Ce pivot américain vers le Venezuela est « absolument » lié au carnage sur les marchés mondiaux du pétrole et en particulier à l’industrie pétrolière américaine. Les États-Unis cherchent à réimposer au Venezuela un système de dette pour le pétrole dont ils ont bénéficié sous les gouvernements d’avant Chavez:

« Sous les dictateurs soutenus par les États-Unis, le Venezuela a fourni la garantie [de sa dette] avec toutes ses réserves de pétrole… [Maintenant,] l’Amérique veut accorder des prêts du FMI au Venezuela et superviser la garantie de la dette extérieure du Venezuela avec ses réserves de pétrole, puis les saisir. [Ils veulent] trouver une excuse pour faire au Venezuela ce qu’ils ont fait à l’Argentine, pour prendre les réserves pétrolières du Venezuela comme garantie en … empêchant ainsi le Venezuela de payer sa dette extérieure »estime  un expert.

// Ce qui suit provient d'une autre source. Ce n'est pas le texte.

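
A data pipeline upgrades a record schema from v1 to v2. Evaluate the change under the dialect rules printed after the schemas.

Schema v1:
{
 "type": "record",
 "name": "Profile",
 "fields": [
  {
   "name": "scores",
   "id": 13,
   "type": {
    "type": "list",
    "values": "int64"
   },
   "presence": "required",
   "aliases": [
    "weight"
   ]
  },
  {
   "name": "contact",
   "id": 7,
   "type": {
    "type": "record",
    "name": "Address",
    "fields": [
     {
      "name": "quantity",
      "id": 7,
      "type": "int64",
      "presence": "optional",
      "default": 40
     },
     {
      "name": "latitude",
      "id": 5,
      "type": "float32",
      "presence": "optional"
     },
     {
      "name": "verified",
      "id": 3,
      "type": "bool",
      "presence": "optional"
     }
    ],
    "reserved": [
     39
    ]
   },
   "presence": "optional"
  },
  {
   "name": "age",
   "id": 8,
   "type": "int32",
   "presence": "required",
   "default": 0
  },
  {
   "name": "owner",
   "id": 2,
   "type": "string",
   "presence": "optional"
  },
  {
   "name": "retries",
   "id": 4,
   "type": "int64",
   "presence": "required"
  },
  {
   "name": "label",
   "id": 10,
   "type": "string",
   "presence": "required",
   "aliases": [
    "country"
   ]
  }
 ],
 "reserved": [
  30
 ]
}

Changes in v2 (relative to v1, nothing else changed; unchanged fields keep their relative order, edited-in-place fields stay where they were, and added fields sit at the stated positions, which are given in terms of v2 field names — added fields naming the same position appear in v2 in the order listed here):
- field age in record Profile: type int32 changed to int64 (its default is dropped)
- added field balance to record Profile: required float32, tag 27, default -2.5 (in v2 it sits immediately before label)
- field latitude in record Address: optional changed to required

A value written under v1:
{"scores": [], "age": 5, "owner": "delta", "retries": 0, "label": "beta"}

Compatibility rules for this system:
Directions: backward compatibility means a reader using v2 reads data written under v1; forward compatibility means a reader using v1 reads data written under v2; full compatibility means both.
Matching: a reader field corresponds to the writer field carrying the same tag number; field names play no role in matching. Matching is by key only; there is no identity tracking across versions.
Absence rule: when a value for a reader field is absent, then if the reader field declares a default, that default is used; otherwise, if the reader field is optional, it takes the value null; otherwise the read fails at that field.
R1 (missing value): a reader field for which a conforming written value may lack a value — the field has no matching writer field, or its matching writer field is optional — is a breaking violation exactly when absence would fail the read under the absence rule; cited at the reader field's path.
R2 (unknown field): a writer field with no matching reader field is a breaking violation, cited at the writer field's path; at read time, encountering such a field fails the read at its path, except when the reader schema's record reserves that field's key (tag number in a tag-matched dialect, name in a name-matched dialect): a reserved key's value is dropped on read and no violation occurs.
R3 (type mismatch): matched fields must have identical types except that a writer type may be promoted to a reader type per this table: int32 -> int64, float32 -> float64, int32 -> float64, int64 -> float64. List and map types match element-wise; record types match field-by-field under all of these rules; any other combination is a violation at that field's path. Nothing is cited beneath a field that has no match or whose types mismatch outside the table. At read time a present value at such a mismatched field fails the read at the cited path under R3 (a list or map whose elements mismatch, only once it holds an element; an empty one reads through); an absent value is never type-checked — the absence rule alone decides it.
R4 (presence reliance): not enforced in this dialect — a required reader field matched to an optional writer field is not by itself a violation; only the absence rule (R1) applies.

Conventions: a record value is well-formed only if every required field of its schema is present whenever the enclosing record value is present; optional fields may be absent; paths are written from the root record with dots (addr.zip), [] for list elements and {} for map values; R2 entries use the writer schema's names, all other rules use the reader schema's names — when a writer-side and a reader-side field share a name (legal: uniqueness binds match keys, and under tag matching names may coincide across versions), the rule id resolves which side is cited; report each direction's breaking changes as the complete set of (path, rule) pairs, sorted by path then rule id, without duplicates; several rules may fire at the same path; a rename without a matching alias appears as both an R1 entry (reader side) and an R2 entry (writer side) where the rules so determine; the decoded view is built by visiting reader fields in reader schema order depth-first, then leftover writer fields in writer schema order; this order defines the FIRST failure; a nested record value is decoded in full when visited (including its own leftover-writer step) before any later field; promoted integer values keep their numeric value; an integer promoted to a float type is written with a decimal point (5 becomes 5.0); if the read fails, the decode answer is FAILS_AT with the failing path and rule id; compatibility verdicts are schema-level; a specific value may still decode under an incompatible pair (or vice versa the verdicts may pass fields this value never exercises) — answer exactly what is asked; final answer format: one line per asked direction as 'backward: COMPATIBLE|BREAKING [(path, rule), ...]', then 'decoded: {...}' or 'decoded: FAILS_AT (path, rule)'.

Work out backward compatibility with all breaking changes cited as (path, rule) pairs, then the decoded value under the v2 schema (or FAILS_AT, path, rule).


arrows below run writer -> reader for Profile
checking backward for Profile: reader v2 against writer v1:
  list<int64> -> list<int64>, writer required: scores aligns to scores
  Address -> Address, writer optional: contact aligns to contact
  int32 -> int64, writer required: age aligns to age
  string -> string, writer optional: owner aligns to owner
  int64 -> int64, writer required: retries aligns to retries
  balance: no writer match
  string -> string, writer required: label aligns to label
  int64 -> int64, writer optional: contact.quantity aligns to contact.quantity
  float32 -> float32, writer optional: contact.latitude aligns to contact.latitude
  bool -> bool, writer optional: contact.verified aligns to contact.verified
  breaking: (contact.latitude, R1)
  => 1 violation(s): backward is BREAKING for Profile
decode walk for Profile under reader schema v2:
  scores := []
  contact := null (absent, optional -> null)
  age := 5 (int32 -> int64)
  owner := "delta"
  retries := 0
  balance := -2.5 (absent -> default)
  label := "beta"
  => decoded: {"scores": [], "contact": null, "age": 5, "owner": "delta", "retries": 0, "balance": -2.5, "label": "beta"}
the other Profile changes do not affect what is asked:
  field age in record Profile: type int32 changed to int64 (its default is dropped) -> fires only in the forward direction of Profile, which is not asked here

backward: BREAKING [(contact.latitude, R1)]; decoded: {"scores": [], "contact": null, "age": 5, "owner": "delta", "retries": 0, "balance": -2.5, "label": "beta"}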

Ce détournement de fond de la banque centrale vénézuélienne renvoie à cette logique de bandit.

D’ailleurs, Juan Guaido, soutenu par les États-Unis, a longtemps promu les prêts du FMI et a personnellement demandé des prêts importants à cette organisation pour financer son « gouvernement intérimaire », qui ne contrôle pratiquement rien au Venezuela. Plus récemment, le FMI a rejeté la demande de prêt du Venezuela pour l’aider à combattre la crise du coronavirus, mais le FMI offrirait ce prêt au pays si le Président Nicolas Maduro, démissionnait et cédait son autorité à un « gouvernement d’urgence » soutenu par les États-Unis.

Pourtant, il y a bien plus à craindre que l’intérêt du FMI et des États-Unis à imposer un programme « dette contre pétrole » au Venezuela. Une « grande menace » très notable est le parallèle entre la récente politique et les mesures militaires américaines à l’égard du Venezuela et les mesures prises par l’administration George H.W. Bush juste avant l’invasion du Panama en 1989. Mais le Venezuela se laissera-t-il abattre?